The latest Bellwether survey from the UK’s IPA (the agency trade body) published today shows that marketing budgets were revised down for the first time in a year in Q2 (April to June) reflecting pressure to cut costs as profit margins continue to be hit by weaker-than-expected sales. All this amid hardly surprising concerns about the dire prospects for the UK economy.
23 per cent of companies reporting a reduction in marketing budgets compared to 22 per cent that reported a rise. So the net balance was just minus 1.1 per cent, (compared to one per cent in Q1).
This revision suggests it will be touch and go whether total marketing spend will increase at all this year, as had been forecast by most parties at the start of the year. Final data for 2011 reveals a decline of 1.7 per cent, worse than all the forecasts.
Marketers are always unwilling to admit in these surveys that business confidence is going down the tubes even when it is. But it’s clear that any such confidence is declining rapidly, the survey recording a net balance (optimists versus pessimists) dropping from one per cent in Q1 to 16.8 per cent for industry as a whole and plus 2.1 per cent in relation to respondents’ own businesses. The comparable figure for the latter in Q1 was a scarcely credible plus 19.1 per cent. Given that marketers always think their own companies will buck the trend (otherwise they might be out of a job) this is disaster-ville.

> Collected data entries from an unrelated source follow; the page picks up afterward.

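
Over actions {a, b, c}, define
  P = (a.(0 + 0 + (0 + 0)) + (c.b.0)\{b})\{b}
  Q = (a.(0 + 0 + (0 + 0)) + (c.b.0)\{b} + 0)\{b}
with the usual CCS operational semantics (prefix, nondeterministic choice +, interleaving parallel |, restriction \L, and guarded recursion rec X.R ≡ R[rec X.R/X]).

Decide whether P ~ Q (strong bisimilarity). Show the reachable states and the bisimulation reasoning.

bisimilar

LTS(P): 3 reachable states
  s0 = (a.(0 + 0 + (0 + 0)) + (c.b.0)\{b})\{b} ⊢ =a=> s1, =c=> s2
  s1 = (0 + 0 + (0 + 0))\{b} ⊢ (no moves)
  s2 = (b.0)\{b}\{b} ⊢ (no moves)
LTS(Q): 3 reachable states
  t0 = (a.(0 + 0 + (0 + 0)) + (c.b.0)\{b} + 0)\{b} ⊢ =a=> t1, =c=> t2
  t1 = (0 + 0 + (0 + 0))\{b} ⊢ (no moves)
  t2 = (b.0)\{b}\{b} ⊢ (no moves)
Coarsest stable partition (strong bisimilarity classes):
  B0 = {s0, t0}
  B1 = {s1, s2, t1, t2}
s0 ∈ B0, t0 ∈ B0 → same block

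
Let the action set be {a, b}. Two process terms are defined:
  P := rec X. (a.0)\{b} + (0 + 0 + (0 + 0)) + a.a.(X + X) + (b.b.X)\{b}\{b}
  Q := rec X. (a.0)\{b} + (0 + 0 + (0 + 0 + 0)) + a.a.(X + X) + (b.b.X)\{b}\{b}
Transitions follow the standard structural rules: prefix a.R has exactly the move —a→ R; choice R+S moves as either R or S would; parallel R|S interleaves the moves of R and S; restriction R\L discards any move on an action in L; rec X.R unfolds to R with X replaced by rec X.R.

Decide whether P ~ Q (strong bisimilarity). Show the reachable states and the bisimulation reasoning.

P ~ Q

Reachable graph of P (4 states):
  m0 = rec X. (a.0)\{b} + (0 + 0 + (0 + 0)) + a.a.(X + X) + (b.b.X)\{b}\{b} | —a→ m1, —a→ m2
  m1 = 0\{b} | deadlocked
  m2 = a.((rec X. (a.0)\{b} + (0 + 0 + (0 + 0)) + a.a.(X + X) + (b.b.X)\{b}\{b}) + (rec X. (a.0)\{b} + (0 + 0 + (0 + 0)) + a.a.(X + X) + (b.b.X)\{b}\{b})) | —a→ m3
  m3 = (rec X. (a.0)\{b} + (0 + 0 + (0 + 0)) + a.a.(X + X) + (b.b.X)\{b}\{b}) + (rec X. (a.0)\{b} + (0 + 0 + (0 + 0)) + a.a.(X + X) + (b.b.X)\{b}\{b}) | —a→ m1, —a→ m2
Reachable graph of Q (4 states):
  n0 = rec X. (a.0)\{b} + (0 + 0 + (0 + 0 + 0)) + a.a.(X + X) + (b.b.X)\{b}\{b} | —a→ n1, —a→ n2
  n1 = 0\{b} | deadlocked
  n2 = a.((rec X. (a.0)\{b} + (0 + 0 + (0 + 0 + 0)) + a.a.(X + X) + (b.b.X)\{b}\{b}) + (rec X. (a.0)\{b} + (0 + 0 + (0 + 0 + 0)) + a.a.(X + X) + (b.b.X)\{b}\{b})) | —a→ n3
  n3 = (rec X. (a.0)\{b} + (0 + 0 + (0 + 0 + 0)) + a.a.(X + X) + (b.b.X)\{b}\{b}) + (rec X. (a.0)\{b} + (0 + 0 + (0 + 0 + 0)) + a.a.(X + X) + (b.b.X)\{b}\{b}) | —a→ n1, —a→ n2
Bisimilarity quotient blocks:
  B0 = {m0, m3, n0, n3}
  B1 = {m2, n2}
  B2 = {m1, n1}
m0 ∈ B0, n0 ∈ B0 → same block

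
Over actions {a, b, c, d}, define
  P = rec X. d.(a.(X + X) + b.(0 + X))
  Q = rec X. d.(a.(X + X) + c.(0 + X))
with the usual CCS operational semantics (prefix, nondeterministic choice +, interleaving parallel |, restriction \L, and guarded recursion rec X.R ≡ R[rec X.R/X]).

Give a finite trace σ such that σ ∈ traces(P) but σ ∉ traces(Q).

db

LTS(P): 4 reachable states
  u0 = rec X. d.(a.(X + X) + b.(0 + X)) :: —d→ u1
  u1 = a.((rec X. d.(a.(X + X) + b.(0 + X))) + (rec X. d.(a.(X + X) + b.(0 + X)))) + b.(0 + (rec X. d.(a.(X + X) + b.(0 + X)))) :: —a→ u2, —b→ u3
  u2 = (rec X. d.(a.(X + X) + b.(0 + X))) + (rec X. d.(a.(X + X) + b.(0 + X))) :: —d→ u1
  u3 = 0 + (rec X. d.(a.(X + X) + b.(0 + X))) :: —d→ u1
LTS(Q): 4 reachable states
  v0 = rec X. d.(a.(X + X) + c.(0 + X)) :: —d→ v1
  v1 = a.((rec X. d.(a.(X + X) + c.(0 + X))) + (rec X. d.(a.(X + X) + c.(0 + X)))) + c.(0 + (rec X. d.(a.(X + X) + c.(0 + X)))) :: —a→ v2, —c→ v3
  v2 = (rec X. d.(a.(X + X) + c.(0 + X))) + (rec X. d.(a.(X + X) + c.(0 + X))) :: —d→ v1
  v3 = 0 + (rec X. d.(a.(X + X) + c.(0 + X))) :: —d→ v1
Run σ = ⟨db⟩ on P: start {u0}
  after d @ step 1: {u1}
  after b @ step 2: {u3}
  P completes σ.
Run σ = ⟨db⟩ on Q: start {v0}
  after d @ step 1: {v1}
  after b @ step 2: ∅  — Q cannot continue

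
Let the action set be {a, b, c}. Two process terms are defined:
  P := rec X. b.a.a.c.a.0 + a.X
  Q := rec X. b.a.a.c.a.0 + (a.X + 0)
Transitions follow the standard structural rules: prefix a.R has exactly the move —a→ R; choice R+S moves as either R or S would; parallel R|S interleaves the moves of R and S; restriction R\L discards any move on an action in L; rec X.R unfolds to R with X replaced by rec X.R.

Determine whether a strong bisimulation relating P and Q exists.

bisimilar

LTS(P): 6 reachable states
  s0 = rec X. b.a.a.c.a.0 + a.X :: —a→ s0, —b→ s1
  s1 = a.a.c.a.0 :: —a→ s2
  s2 = a.c.a.0 :: —a→ s3
  s3 = c.a.0 :: —c→ s4
  s4 = a.0 :: —a→ s5
  s5 = 0 :: (no moves)
LTS(Q): 6 reachable states
  t0 = rec X. b.a.a.c.a.0 + (a.X + 0) :: —a→ t0, —b→ t1
  t1 = a.a.c.a.0 :: —a→ t2
  t2 = a.c.a.0 :: —a→ t3
  t3 = c.a.0 :: —c→ t4
  t4 = a.0 :: —a→ t5
  t5 = 0 :: (no moves)
Coarsest stable partition (strong bisimilarity classes):
  B0 = {s0, t0}
  B1 = {s1, t1}
  B2 = {s2, t2}
  B3 = {s3, t3}
  B4 = {s4, t4}
  B5 = {s5, t5}
s0 ∈ B0, t0 ∈ B0 → same block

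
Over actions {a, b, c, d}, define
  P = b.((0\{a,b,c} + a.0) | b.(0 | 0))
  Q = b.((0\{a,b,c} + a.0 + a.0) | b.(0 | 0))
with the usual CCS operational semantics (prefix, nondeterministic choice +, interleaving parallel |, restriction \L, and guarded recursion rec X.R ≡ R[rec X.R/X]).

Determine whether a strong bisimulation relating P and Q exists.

P ~ Q

P's transition system — 5 states:
  u0 = b.((0\{a,b,c} + a.0) | b.(0 | 0)) | =b=> u1
  u1 = (0\{a,b,c} + a.0) | b.(0 | 0) | =a=> u2, =b=> u3
  u2 = 0 | b.(0 | 0) | =b=> u4
  u3 = (0\{a,b,c} + a.0) | (0 | 0) | =a=> u4
  u4 = 0 | (0 | 0) | ·
Q's transition system — 5 states:
  v0 = b.((0\{a,b,c} + a.0 + a.0) | b.(0 | 0)) | =b=> v1
  v1 = (0\{a,b,c} + a.0 + a.0) | b.(0 | 0) | =a=> v2, =b=> v3
  v2 = 0 | b.(0 | 0) | =b=> v4
  v3 = (0\{a,b,c} + a.0 + a.0) | (0 | 0) | =a=> v4
  v4 = 0 | (0 | 0) | ·
Bisimilarity quotient blocks:
  B0 = {u0, v0}
  B1 = {u1, v1}
  B2 = {u2, v2}
  B3 = {u4, v4}
  B4 = {u3, v3}
u0 ∈ B0, v0 ∈ B0 → same block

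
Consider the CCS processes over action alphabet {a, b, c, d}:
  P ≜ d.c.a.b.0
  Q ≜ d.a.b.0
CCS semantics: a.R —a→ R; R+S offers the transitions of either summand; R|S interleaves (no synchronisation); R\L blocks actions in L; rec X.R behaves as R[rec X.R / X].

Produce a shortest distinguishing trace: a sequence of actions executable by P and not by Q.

dc

P's transition system — 5 states:
  u0 = d.c.a.b.0 has moves -d-> u1
  u1 = c.a.b.0 has moves -c-> u2
  u2 = a.b.0 has moves -a-> u3
  u3 = b.0 has moves -b-> u4
  u4 = 0 has moves (no moves)
Q's transition system — 4 states:
  v0 = d.a.b.0 has moves -d-> v1
  v1 = a.b.0 has moves -a-> v2
  v2 = b.0 has moves -b-> v3
  v3 = 0 has moves (no moves)
Run σ = ⟨dc⟩ on P: start {u0}
  after d @ step 1: {u1}
  after c @ step 2: {u2}
  — P admits the full trace.
Run σ = ⟨dc⟩ on Q: start {v0}
  after d @ step 1: {v1}
  after c @ step 2: no successor for Q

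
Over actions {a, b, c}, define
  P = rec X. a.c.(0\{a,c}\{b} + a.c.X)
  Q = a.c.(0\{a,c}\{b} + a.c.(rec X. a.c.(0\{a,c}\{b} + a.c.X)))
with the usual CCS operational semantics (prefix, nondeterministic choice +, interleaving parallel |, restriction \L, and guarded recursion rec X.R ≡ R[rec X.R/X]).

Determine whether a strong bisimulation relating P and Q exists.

bisimilar

LTS(P): 4 reachable states
  p0 = rec X. a.c.(0\{a,c}\{b} + a.c.X) :: =a=> p1
  p1 = c.(0\{a,c}\{b} + a.c.(rec X. a.c.(0\{a,c}\{b} + a.c.X))) :: =c=> p2
  p2 = 0\{a,c}\{b} + a.c.(rec X. a.c.(0\{a,c}\{b} + a.c.X)) :: =a=> p3
  p3 = c.(rec X. a.c.(0\{a,c}\{b} + a.c.X)) :: =c=> p0
LTS(Q): 5 reachable states
  q0 = a.c.(0\{a,c}\{b} + a.c.(rec X. a.c.(0\{a,c}\{b} + a.c.X))) :: =a=> q1
  q1 = c.(0\{a,c}\{b} + a.c.(rec X. a.c.(0\{a,c}\{b} + a.c.X))) :: =c=> q2
  q2 = 0\{a,c}\{b} + a.c.(rec X. a.c.(0\{a,c}\{b} + a.c.X)) :: =a=> q3
  q3 = c.(rec X. a.c.(0\{a,c}\{b} + a.c.X)) :: =c=> q4
  q4 = rec X. a.c.(0\{a,c}\{b} + a.c.X) :: =a=> q1
Partition-refinement fixed point:
  B0 = {p0, p2, q0, q2, q4}
  B1 = {p1, p3, q1, q3}
p0 ∈ B0, q0 ∈ B0 → same block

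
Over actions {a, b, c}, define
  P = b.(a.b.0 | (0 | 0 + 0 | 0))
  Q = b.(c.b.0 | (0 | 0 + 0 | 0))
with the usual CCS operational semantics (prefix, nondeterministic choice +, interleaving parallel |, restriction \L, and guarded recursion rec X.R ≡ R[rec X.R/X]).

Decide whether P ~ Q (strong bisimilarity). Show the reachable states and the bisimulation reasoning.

NO

P's transition system — 4 states:
  u0 = b.(a.b.0 | (0 | 0 + 0 | 0)) has moves -b-> u1
  u1 = a.b.0 | (0 | 0 + 0 | 0) has moves -a-> u2
  u2 = b.0 | (0 | 0 + 0 | 0) has moves -b-> u3
  u3 = 0 | (0 | 0 + 0 | 0) has moves ∅
Q's transition system — 4 states:
  v0 = b.(c.b.0 | (0 | 0 + 0 | 0)) has moves -b-> v1
  v1 = c.b.0 | (0 | 0 + 0 | 0) has moves -c-> v2
  v2 = b.0 | (0 | 0 + 0 | 0) has moves -b-> v3
  v3 = 0 | (0 | 0 + 0 | 0) has moves ∅
Bisimilarity quotient blocks:
  B0 = {u0}
  B1 = {u1}
  B2 = {u2, v2}
  B3 = {u3, v3}
  B4 = {v0}
  B5 = {v1}
u0 ∈ B0, v0 ∈ B4 → different blocks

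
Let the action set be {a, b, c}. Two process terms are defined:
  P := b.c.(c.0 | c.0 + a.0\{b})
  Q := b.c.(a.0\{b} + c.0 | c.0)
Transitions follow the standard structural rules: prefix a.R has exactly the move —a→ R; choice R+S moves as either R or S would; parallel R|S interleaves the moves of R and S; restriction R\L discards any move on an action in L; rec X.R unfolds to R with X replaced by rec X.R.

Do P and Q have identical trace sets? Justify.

traces(P) = traces(Q)

Reachable graph of P (7 states):
  m0 = b.c.(c.0 | c.0 + a.0\{b}) :: -b-> m1
  m1 = c.(c.0 | c.0 + a.0\{b}) :: -c-> m2
  m2 = c.0 | c.0 + a.0\{b} :: -a-> m3, -c-> m4, -c-> m5
  m3 = 0\{b} :: stopped
  m4 = 0 | c.0 :: -c-> m6
  m5 = c.0 | 0 :: -c-> m6
  m6 = 0 | 0 :: stopped
Reachable graph of Q (7 states):
  n0 = b.c.(a.0\{b} + c.0 | c.0) :: -b-> n1
  n1 = c.(a.0\{b} + c.0 | c.0) :: -c-> n2
  n2 = a.0\{b} + c.0 | c.0 :: -a-> n3, -c-> n4, -c-> n5
  n3 = 0\{b} :: stopped
  n4 = 0 | c.0 :: -c-> n6
  n5 = c.0 | 0 :: -c-> n6
  n6 = 0 | 0 :: stopped
Bisimilarity quotient blocks:
  B0 = {m0, n0}
  B1 = {m1, n1}
  B2 = {m2, n2}
  B3 = {m4, m5, n4, n5}
  B4 = {m3, m6, n3, n6}
m0 ∈ B0, n0 ∈ B0 → same block
Bisimilar ⇒ trace-equivalent.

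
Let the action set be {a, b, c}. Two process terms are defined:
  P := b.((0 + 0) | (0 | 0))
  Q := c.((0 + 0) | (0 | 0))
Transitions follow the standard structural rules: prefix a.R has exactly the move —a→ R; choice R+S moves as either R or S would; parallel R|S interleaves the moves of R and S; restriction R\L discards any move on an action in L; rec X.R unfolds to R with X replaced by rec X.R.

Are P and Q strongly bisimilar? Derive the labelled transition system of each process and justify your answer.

P's transition system — 2 states:
  p0 = b.((0 + 0) | (0 | 0)) has moves --b--▸ p1
  p1 = (0 + 0) | (0 | 0) has moves ∅
Q's transition system — 2 states:
  q0 = c.((0 + 0) | (0 | 0)) has moves --c--▸ q1
  q1 = (0 + 0) | (0 | 0) has moves ∅
Bisimilarity quotient blocks:
  B0 = {p0}
  B1 = {p1, q1}
  B2 = {q0}
p0 ∈ B0, q0 ∈ B2 → different blocks

not bisimilar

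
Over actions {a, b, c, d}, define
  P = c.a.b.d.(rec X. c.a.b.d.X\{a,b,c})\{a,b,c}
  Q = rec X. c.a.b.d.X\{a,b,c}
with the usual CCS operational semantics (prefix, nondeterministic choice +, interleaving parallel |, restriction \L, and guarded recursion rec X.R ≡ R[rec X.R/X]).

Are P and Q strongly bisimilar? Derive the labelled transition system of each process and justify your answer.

YES

LTS(P): 5 reachable states
  p0 = c.a.b.d.(rec X. c.a.b.d.X\{a,b,c})\{a,b,c} → -c-> p1
  p1 = a.b.d.(rec X. c.a.b.d.X\{a,b,c})\{a,b,c} → -a-> p2
  p2 = b.d.(rec X. c.a.b.d.X\{a,b,c})\{a,b,c} → -b-> p3
  p3 = d.(rec X. c.a.b.d.X\{a,b,c})\{a,b,c} → -d-> p4
  p4 = (rec X. c.a.b.d.X\{a,b,c})\{a,b,c} → (no moves)
LTS(Q): 5 reachable states
  q0 = rec X. c.a.b.d.X\{a,b,c} → -c-> q1
  q1 = a.b.d.(rec X. c.a.b.d.X\{a,b,c})\{a,b,c} → -a-> q2
  q2 = b.d.(rec X. c.a.b.d.X\{a,b,c})\{a,b,c} → -b-> q3
  q3 = d.(rec X. c.a.b.d.X\{a,b,c})\{a,b,c} → -d-> q4
  q4 = (rec X. c.a.b.d.X\{a,b,c})\{a,b,c} → (no moves)
Partition-refinement fixed point:
  B0 = {p0, q0}
  B1 = {p1, q1}
  B2 = {p2, q2}
  B3 = {p3, q3}
  B4 = {p4, q4}
p0 ∈ B0, q0 ∈ B0 → same block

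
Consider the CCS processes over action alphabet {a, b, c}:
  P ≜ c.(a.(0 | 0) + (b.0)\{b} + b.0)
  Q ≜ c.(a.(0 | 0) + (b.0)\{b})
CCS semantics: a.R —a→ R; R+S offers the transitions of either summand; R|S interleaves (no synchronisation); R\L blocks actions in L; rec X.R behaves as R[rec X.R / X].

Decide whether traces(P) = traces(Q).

LTS(P): 4 reachable states
  p0 = c.(a.(0 | 0) + (b.0)\{b} + b.0) | =c=> p1
  p1 = a.(0 | 0) + (b.0)\{b} + b.0 | =a=> p2, =b=> p3
  p2 = 0 | 0 | ·
  p3 = 0 | ·
LTS(Q): 3 reachable states
  q0 = c.(a.(0 | 0) + (b.0)\{b}) | =c=> q1
  q1 = a.(0 | 0) + (b.0)\{b} | =a=> q2
  q2 = 0 | 0 | ·
Trace ⟨cb⟩ through P, begin at {p0}:
  after c @ step 1: {p1}
  after b @ step 2: {p3}
  P completes σ.
Trace ⟨cb⟩ through Q, begin at {q0}:
  after c @ step 1: {q1}
  after b @ step 2: ∅ (Q stuck)

trace-distinct — witness ⟨cb⟩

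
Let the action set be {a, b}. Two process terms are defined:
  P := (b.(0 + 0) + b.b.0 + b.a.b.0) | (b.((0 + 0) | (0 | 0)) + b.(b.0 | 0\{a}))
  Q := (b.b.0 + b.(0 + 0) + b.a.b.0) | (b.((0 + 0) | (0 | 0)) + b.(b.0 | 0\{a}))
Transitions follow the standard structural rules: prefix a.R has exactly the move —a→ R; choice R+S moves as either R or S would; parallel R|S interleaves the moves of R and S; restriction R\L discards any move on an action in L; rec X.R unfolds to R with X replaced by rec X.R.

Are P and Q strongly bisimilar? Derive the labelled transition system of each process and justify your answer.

Reachable graph of P (20 states):
  m0 = (b.(0 + 0) + b.b.0 + b.a.b.0) | (b.((0 + 0) | (0 | 0)) + b.(b.0 | 0\{a})) :: =b=> m1, =b=> m2, =b=> m3, =b=> m4, =b=> m5
  m1 = (0 + 0) | (b.((0 + 0) | (0 | 0)) + b.(b.0 | 0\{a})) :: =b=> m6, =b=> m7
  m2 = (b.(0 + 0) + b.b.0 + b.a.b.0) | ((0 + 0) | (0 | 0)) :: =b=> m6, =b=> m8, =b=> m9
  m3 = (b.(0 + 0) + b.b.0 + b.a.b.0) | (b.0 | 0\{a}) :: =b=> m10, =b=> m11, =b=> m12, =b=> m7
  m4 = a.b.0 | (b.((0 + 0) | (0 | 0)) + b.(b.0 | 0\{a})) :: =a=> m5, =b=> m11, =b=> m8
  m5 = b.0 | (b.((0 + 0) | (0 | 0)) + b.(b.0 | 0\{a})) :: =b=> m12, =b=> m13, =b=> m9
  m6 = (0 + 0) | ((0 + 0) | (0 | 0)) :: (no moves)
  m7 = (0 + 0) | (b.0 | 0\{a}) :: =b=> m14
  m8 = a.b.0 | ((0 + 0) | (0 | 0)) :: =a=> m9
  m9 = b.0 | ((0 + 0) | (0 | 0)) :: =b=> m15
  m10 = (b.(0 + 0) + b.b.0 + b.a.b.0) | (0 | 0\{a}) :: =b=> m14, =b=> m16, =b=> m17
  m11 = a.b.0 | (b.0 | 0\{a}) :: =a=> m12, =b=> m16
  m12 = b.0 | (b.0 | 0\{a}) :: =b=> m17, =b=> m18
  m13 = 0 | (b.((0 + 0) | (0 | 0)) + b.(b.0 | 0\{a})) :: =b=> m15, =b=> m18
  m14 = (0 + 0) | (0 | 0\{a}) :: (no moves)
  m15 = 0 | ((0 + 0) | (0 | 0)) :: (no moves)
  m16 = a.b.0 | (0 | 0\{a}) :: =a=> m17
  m17 = b.0 | (0 | 0\{a}) :: =b=> m19
  m18 = 0 | (b.0 | 0\{a}) :: =b=> m19
  m19 = 0 | (0 | 0\{a}) :: (no moves)
Reachable graph of Q (20 states):
  n0 = (b.b.0 + b.(0 + 0) + b.a.b.0) | (b.((0 + 0) | (0 | 0)) + b.(b.0 | 0\{a})) :: =b=> n1, =b=> n2, =b=> n3, =b=> n4, =b=> n5
  n1 = (0 + 0) | (b.((0 + 0) | (0 | 0)) + b.(b.0 | 0\{a})) :: =b=> n6, =b=> n7
  n2 = (b.b.0 + b.(0 + 0) + b.a.b.0) | ((0 + 0) | (0 | 0)) :: =b=> n6, =b=> n8, =b=> n9
  n3 = (b.b.0 + b.(0 + 0) + b.a.b.0) | (b.0 | 0\{a}) :: =b=> n10, =b=> n11, =b=> n12, =b=> n7
  n4 = a.b.0 | (b.((0 + 0) | (0 | 0)) + b.(b.0 | 0\{a})) :: =a=> n5, =b=> n11, =b=> n8
  n5 = b.0 | (b.((0 + 0) | (0 | 0)) + b.(b.0 | 0\{a})) :: =b=> n12, =b=> n13, =b=> n9
  n6 = (0 + 0) | ((0 + 0) | (0 | 0)) :: (no moves)
  n7 = (0 + 0) | (b.0 | 0\{a}) :: =b=> n14
  n8 = a.b.0 | ((0 + 0) | (0 | 0)) :: =a=> n9
  n9 = b.0 | ((0 + 0) | (0 | 0)) :: =b=> n15
  n10 = (b.b.0 + b.(0 + 0) + b.a.b.0) | (0 | 0\{a}) :: =b=> n14, =b=> n16, =b=> n17
  n11 = a.b.0 | (b.0 | 0\{a}) :: =a=> n12, =b=> n16
  n12 = b.0 | (b.0 | 0\{a}) :: =b=> n17, =b=> n18
  n13 = 0 | (b.((0 + 0) | (0 | 0)) + b.(b.0 | 0\{a})) :: =b=> n15, =b=> n18
  n14 = (0 + 0) | (0 | 0\{a}) :: (no moves)
  n15 = 0 | ((0 + 0) | (0 | 0)) :: (no moves)
  n16 = a.b.0 | (0 | 0\{a}) :: =a=> n17
  n17 = b.0 | (0 | 0\{a}) :: =b=> n19
  n18 = 0 | (b.0 | 0\{a}) :: =b=> n19
  n19 = 0 | (0 | 0\{a}) :: (no moves)
Coarsest stable partition (strong bisimilarity classes):
  B0 = {m0, n0}
  B1 = {m4, n4}
  B2 = {m5, n5}
  B3 = {m17, m18, m7, m9, n17, n18, n7, n9}
  B4 = {m14, m15, m19, m6, n14, n15, n19, n6}
  B5 = {m1, m13, n1, n13}
  B6 = {m12, n12}
  B7 = {m16, m8, n16, n8}
  B8 = {m11, n11}
  B9 = {m10, m2, n10, n2}
  B10 = {m3, n3}
m0 ∈ B0, n0 ∈ B0 → same block

P ~ Q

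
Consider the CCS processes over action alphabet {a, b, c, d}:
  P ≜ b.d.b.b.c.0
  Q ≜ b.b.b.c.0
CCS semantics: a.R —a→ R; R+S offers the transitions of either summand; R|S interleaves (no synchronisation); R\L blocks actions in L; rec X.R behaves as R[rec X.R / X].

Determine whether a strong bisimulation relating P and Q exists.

P's transition system — 6 states:
  p0 = b.d.b.b.c.0 | —b→ p1
  p1 = d.b.b.c.0 | —d→ p2
  p2 = b.b.c.0 | —b→ p3
  p3 = b.c.0 | —b→ p4
  p4 = c.0 | —c→ p5
  p5 = 0 | (no moves)
Q's transition system — 5 states:
  q0 = b.b.b.c.0 | —b→ q1
  q1 = b.b.c.0 | —b→ q2
  q2 = b.c.0 | —b→ q3
  q3 = c.0 | —c→ q4
  q4 = 0 | (no moves)
Coarsest stable partition (strong bisimilarity classes):
  B0 = {p0}
  B1 = {p1}
  B2 = {p2, q1}
  B3 = {p3, q2}
  B4 = {p4, q3}
  B5 = {p5, q4}
  B6 = {q0}
p0 ∈ B0, q0 ∈ B6 → different blocks

P ≁ Q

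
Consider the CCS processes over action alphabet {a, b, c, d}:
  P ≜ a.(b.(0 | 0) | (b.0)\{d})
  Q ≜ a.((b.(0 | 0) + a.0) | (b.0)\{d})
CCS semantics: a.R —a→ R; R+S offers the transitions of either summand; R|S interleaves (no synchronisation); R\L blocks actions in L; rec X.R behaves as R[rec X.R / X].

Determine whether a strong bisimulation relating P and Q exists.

not bisimilar

Reachable graph of P (5 states):
  p0 = a.(b.(0 | 0) | (b.0)\{d}) has moves =a=> p1
  p1 = b.(0 | 0) | (b.0)\{d} has moves =b=> p2, =b=> p3
  p2 = 0 | 0 | (b.0)\{d} has moves =b=> p4
  p3 = b.(0 | 0) | 0\{d} has moves =b=> p4
  p4 = 0 | 0 | 0\{d} has moves stopped
Reachable graph of Q (7 states):
  q0 = a.((b.(0 | 0) + a.0) | (b.0)\{d}) has moves =a=> q1
  q1 = (b.(0 | 0) + a.0) | (b.0)\{d} has moves =a=> q2, =b=> q3, =b=> q4
  q2 = 0 | (b.0)\{d} has moves =b=> q5
  q3 = (b.(0 | 0) + a.0) | 0\{d} has moves =a=> q5, =b=> q6
  q4 = 0 | 0 | (b.0)\{d} has moves =b=> q6
  q5 = 0 | 0\{d} has moves stopped
  q6 = 0 | 0 | 0\{d} has moves stopped
Bisimilarity quotient blocks:
  B0 = {p0}
  B1 = {p1}
  B2 = {p2, p3, q2, q4}
  B3 = {p4, q5, q6}
  B4 = {q0}
  B5 = {q1}
  B6 = {q3}
p0 ∈ B0, q0 ∈ B4 → different blocks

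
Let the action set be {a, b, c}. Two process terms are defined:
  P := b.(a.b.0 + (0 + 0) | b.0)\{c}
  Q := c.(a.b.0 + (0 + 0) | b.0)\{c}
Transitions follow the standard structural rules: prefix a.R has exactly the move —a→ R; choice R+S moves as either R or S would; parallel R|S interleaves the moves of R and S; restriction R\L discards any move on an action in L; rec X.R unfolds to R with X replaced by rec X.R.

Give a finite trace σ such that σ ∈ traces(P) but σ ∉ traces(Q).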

Reasons given are the evaporation of hopes at the start of the year that the world economy had turned a corner. But the the eurozone financial crisis has dragged on, other economies are scaling back (the US and China in particular, the two largest) and cautious companies are choosing to sit on the $1.7 trillion dollars we keep reading they’ve stashed away rather than invest it in countries whose currencies may shortly be devalued.
So the estimate for media as a whole in Q2 is for a drop in expenditure of about one per cent with only online advertising (up about five per cent ) and search (up seven per cent) bucking the trend. But the odds are that the reality will be far worse than this.
Bellwether author Chris Williamson, chief economist at research company Markit, says “The second quarter saw some fairly typical risk aversion creeping in to marketing plans as the economic outlook dimmed and sales often disappointed. Business confidence has taken a step back again, having perked up briefly at the start of the year, which has caused companies to review their planned spend on marketing this year.
“The focus has been on cutting back on main media advertising, direct marketing and below-the-line activities and reallocating that money towards sales promotions and the internet, both of which are often cited as a means to quickly grow sales, especially in a downturn when customers are particularly cost conscious.
“The downturn in confidence is not surprising given recent events in the euro area, which is the UK’s main trading partner, and gloomy domestic economic news in recent weeks. However, it is reassuring to see that confidence is nothing like as negative as we saw late last year and any upturn in business optimism could soon feed through to higher marketing spend, and the Olympics should of course also provide a boost in the third quarter.”
Well we hope you’re right Chris.
Some of us might aver that, with austerity fans George Osborne (left) and Danny Alexander in charge at the Treasury, the UK economy (which is not part of the eurozone) and consequently the ad market is unlikely to improve any time soon.